A light strange star in the remnant HESS J1731−347: Minimal consistency checks

Abstract

Context. Recently, Doroshenko and collaborators reported a very low-mass compact star, a Central Compact Object named XMMU J173203.3−344518 inside the supernova remnant HESS J1731−347. Its tiny mass is at odds with all calculations of minimum masses of neutron stars generated by iron cores, therefore (and even if not compellingly) it has been suggested to be a “strange star”. In addition to the mass, the radius and surface temperature were extracted from the data, and the whole body of information should ultimately reveal whether this object is truly consistent with an exotic composition. Aims. Our aim is to understand the status of the compact object XMMU J173203.3−344518 in HESS J1731−347 within the existing models of strange stars, including its prompt formation. Methods. The information obtained on the mass, radius and surface temperature are compared to theoretical calculations performed within usual theoretical models using General Relativity as the assumed theory of gravitation and a handful of cooling scenarios.

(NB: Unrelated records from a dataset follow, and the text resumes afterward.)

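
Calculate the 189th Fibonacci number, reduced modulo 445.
144

Matrix identity: Q^n = [[F_(n+1), F_n], [F_n, F_(n-1)]] with Q = [[1,1],[1,0]].
n = 189 = 10111101₂. Square-and-multiply, entries mod 445:
Q^1 = [[1,1],[1,0]]
Q^2 = (Q^1)² = [[2,1],[1,1]]
Q^5 = (Q^2)²·Q = [[8,5],[5,3]]
Q^11 = (Q^5)²·Q = [[144,89],[89,55]]
Q^23 = (Q^11)²·Q = [[88,177],[177,356]]
Q^47 = (Q^23)²·Q = [[181,358],[358,268]]
Q^94 = (Q^47)² = [[280,97],[97,183]]
Q^189 = (Q^94)²·Q = [[110,144],[144,411]]
F_189 mod 445 = Q^189[0][1] = 144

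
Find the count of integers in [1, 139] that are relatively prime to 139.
138

139 = 139
φ(n) = n × ∏(1 - 1/p) for each prime p dividing n
φ(139) = 139 × (1 - 1/139) = 138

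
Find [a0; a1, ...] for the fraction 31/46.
[0; 1, 2, 15]

Euclidean algorithm steps:
31 = 0 × 46 + 31
46 = 1 × 31 + 15
31 = 2 × 15 + 1
15 = 15 × 1 + 0
Continued fraction: [0; 1, 2, 15]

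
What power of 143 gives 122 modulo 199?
16

Baby-step giant-step with step n = ⌈√199⌉ = 15.
Baby steps 143^j mod 199 (j:value) for j=0..14: 0:1, 1:143, 2:151, 3:101, 4:115, 5:127, 6:52, 7:73, 8:91, 9:78, 10:10, 11:37, 12:117, 13:15, 14:155.
Giant-step multiplier: 143^(-15) ≡ 143^(198-15) = 143^183 ≡ 55 (mod 199).
Giant steps γ_i = 122·55^i mod 199: γ_0=122, γ_1=143 (in table at j=1).
x = i·n + j = 1·15 + 1 = 16.
Check: 143^16 ≡ 122 (mod 199).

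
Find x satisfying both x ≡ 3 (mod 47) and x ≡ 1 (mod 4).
97

Using Chinese Remainder Theorem:
M = 47 × 4 = 188
M1 = 4, M2 = 47
y1 = 4^(-1) mod 47 = 12
y2 = 47^(-1) mod 4 = 3
x = (3×4×12 + 1×47×3) mod 188 = 97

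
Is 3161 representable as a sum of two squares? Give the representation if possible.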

A qualitative discussion showing the consistency of the strange-matter driven supernova scenario with a low-mass compact star is provided. Results. We found that the object HESS J1731−347 fits within the same quark star models recently employed to explain the masses and radii of the NICER objects PSR J040+6620 and PSR J0030+0451, in which both quantities were simultaneously determined. It is also remarkable to find that a simple cooling scenario devised 30 yr ago with superconducting quarks provides an overall good explanation of the surface temperature. Conclusions. We conclude that XMMU J173203.3−344518 in the remnant HESS J1731−347 fits into a strange star scenario that is also consistent with heavier compact stars, which can also belong to the same class and constitute an homogeneous type of self-bound objects produced in Nature.